Summary Description and Reason for Designation
Llangedwyn Hall is located near the English border to the west of Oswestry. It is registered for its historic interest as a well-preserved and rare early eighteenth-century grand formal terraced garden in a fine position overlooking the Tanat valley. It retains some of its original ornamental features, the absence of later overlay making this garden especially important. There is group value with the listed Hall (LB 604) and several outbuildings, walls of the formal gardens (LB 81957), the entrance gateway (LB 634), and the octagonal stable (LB 1285) (all Grade II).
The gardens date from the early eighteenth century when the house was remodelled. The main approach is from the south-west, off the public road along a walled drive flanked by rows of limes to the former forecourt, now the Rose Garden. This is a small walled courtyard immediately to the south of the house, the original entrance court with an oval carriage turn. The present drive skirts the Rose Garden to the west and leads to the outbuildings and west end of the house.

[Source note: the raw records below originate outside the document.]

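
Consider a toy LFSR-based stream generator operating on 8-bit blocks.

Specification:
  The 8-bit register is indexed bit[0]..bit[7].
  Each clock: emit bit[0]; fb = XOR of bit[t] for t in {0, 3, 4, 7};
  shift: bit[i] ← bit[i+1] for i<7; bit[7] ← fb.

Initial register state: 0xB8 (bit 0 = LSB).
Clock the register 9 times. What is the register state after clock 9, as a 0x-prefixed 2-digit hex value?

reg_0 = 0xB8
clock 1: out=0, reg = 0xDC
clock 2: out=0, reg = 0xEE
clock 3: out=0, reg = 0x77
clock 4: out=1, reg = 0x3B
clock 5: out=1, reg = 0x9D
clock 6: out=1, reg = 0x4E
clock 7: out=0, reg = 0xA7
clock 8: out=1, reg = 0x53
clock 9: out=1, reg = 0x29

0x29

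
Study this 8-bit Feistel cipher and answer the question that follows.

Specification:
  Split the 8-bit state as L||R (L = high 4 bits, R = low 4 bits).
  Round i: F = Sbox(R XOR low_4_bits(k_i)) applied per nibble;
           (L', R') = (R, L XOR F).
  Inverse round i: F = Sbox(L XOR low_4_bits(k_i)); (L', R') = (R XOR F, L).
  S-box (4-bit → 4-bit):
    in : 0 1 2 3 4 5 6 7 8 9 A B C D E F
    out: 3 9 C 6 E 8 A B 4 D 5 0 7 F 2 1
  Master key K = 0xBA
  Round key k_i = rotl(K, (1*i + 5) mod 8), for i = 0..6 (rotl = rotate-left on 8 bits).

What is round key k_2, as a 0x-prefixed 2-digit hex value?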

The main terraces lie to the east of the house and descend the south-west slope in three levels towards the river Tanat which has been canalized to run parallel with the garden walls. The uppermost, and narrowest, terrace is still gardened. It has a brick wall behind and a higher buttressed brick wall dropping to the middle terrace. This is a wide lawn surrounded by a gravel path which extends west to the large gravel sweep on the east side of the house. Much of the lawn is taken up with two large circular stone ponds with central fountains fed from a small lake, the Briw, about 3km away above the garden.
The upper terrace walls are built in an L shape bounding the lawn below on the north and east sides. Steps on the west end lead to a classical brick summerhouse. Steps at the east end lead to the site of a garden pavilion, no longer extant. A door in the east perimeter wall, on the upper terrace, leads to the stallion paddock.

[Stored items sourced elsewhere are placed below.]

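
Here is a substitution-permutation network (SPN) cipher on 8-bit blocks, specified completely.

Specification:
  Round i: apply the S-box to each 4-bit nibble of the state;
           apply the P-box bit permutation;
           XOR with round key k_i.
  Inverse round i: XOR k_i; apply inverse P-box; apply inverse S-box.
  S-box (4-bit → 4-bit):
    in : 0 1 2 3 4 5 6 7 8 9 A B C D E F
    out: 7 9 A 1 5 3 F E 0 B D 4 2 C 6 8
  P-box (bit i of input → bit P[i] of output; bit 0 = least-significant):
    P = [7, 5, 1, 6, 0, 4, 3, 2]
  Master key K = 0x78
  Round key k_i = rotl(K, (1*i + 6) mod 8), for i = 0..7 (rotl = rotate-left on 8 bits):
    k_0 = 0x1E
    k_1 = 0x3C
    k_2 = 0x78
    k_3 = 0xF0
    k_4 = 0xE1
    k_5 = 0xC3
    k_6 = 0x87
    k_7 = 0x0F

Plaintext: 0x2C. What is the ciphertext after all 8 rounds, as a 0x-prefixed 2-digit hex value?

0x93

s_0 = plaintext = 0x2C
s_1 = Round(s_0, k_0) = 0x2A
s_2 = Round(s_1, k_1) = 0xEA
s_3 = Round(s_2, k_2) = 0xA2
s_4 = Round(s_3, k_3) = 0x9D
s_5 = Round(s_4, k_4) = 0xB6
s_6 = Round(s_5, k_5) = 0x29
s_7 = Round(s_6, k_6) = 0x73
s_8 = Round(s_7, k_7) = 0x93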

The third level of the garden, about 5m below the middle terrace, is broken up by two brick walls with strips of grass in between. The second strip is thought to have been occupied by a canal. The lowest area of grass was a bowling green with a canal on its southern edge, known as the Eel Pond. This is now dried up. Access to this level is by a set of stone steps at the east end of the middle terrace.
The stallion paddock to the east of the garden is an octagonal stone building with a slate roof, divided into four loose-boxes for stallions. The field was originally divided into four enclosures, one for each loose-box.
The present walled kitchen garden is a kite-shaped area in the south-west corner of the park, west of the drive. The walls are of brick, about 2.5m high, with gothic-shaped doorways. It was originally part of the early eighteenth-century pleasure garden layout, with a central fountain and radiating pathways. Parts of this layout are still visible. In the nineteenth century the garden was used for vegetables, a large range of lean-to glasshouses installed on the west wall. Two nineteenth-century vegetable clamps remain at the north end of the garden, brick tunnels covered with turf.
Setting - Llangedwyn Hall and gardens lie in a rural area on a south-facing slope above the Afon Tanat.
Significant views - From the main south front of the house, and from the garden terraces, there are fine views out over the valley and down to the village church.
Source:
Cadw 1999: Register of Parks and Gardens of Special Historic Interest in Wales, Powys, 152-4 (ref: PGW (Po)1(POW)).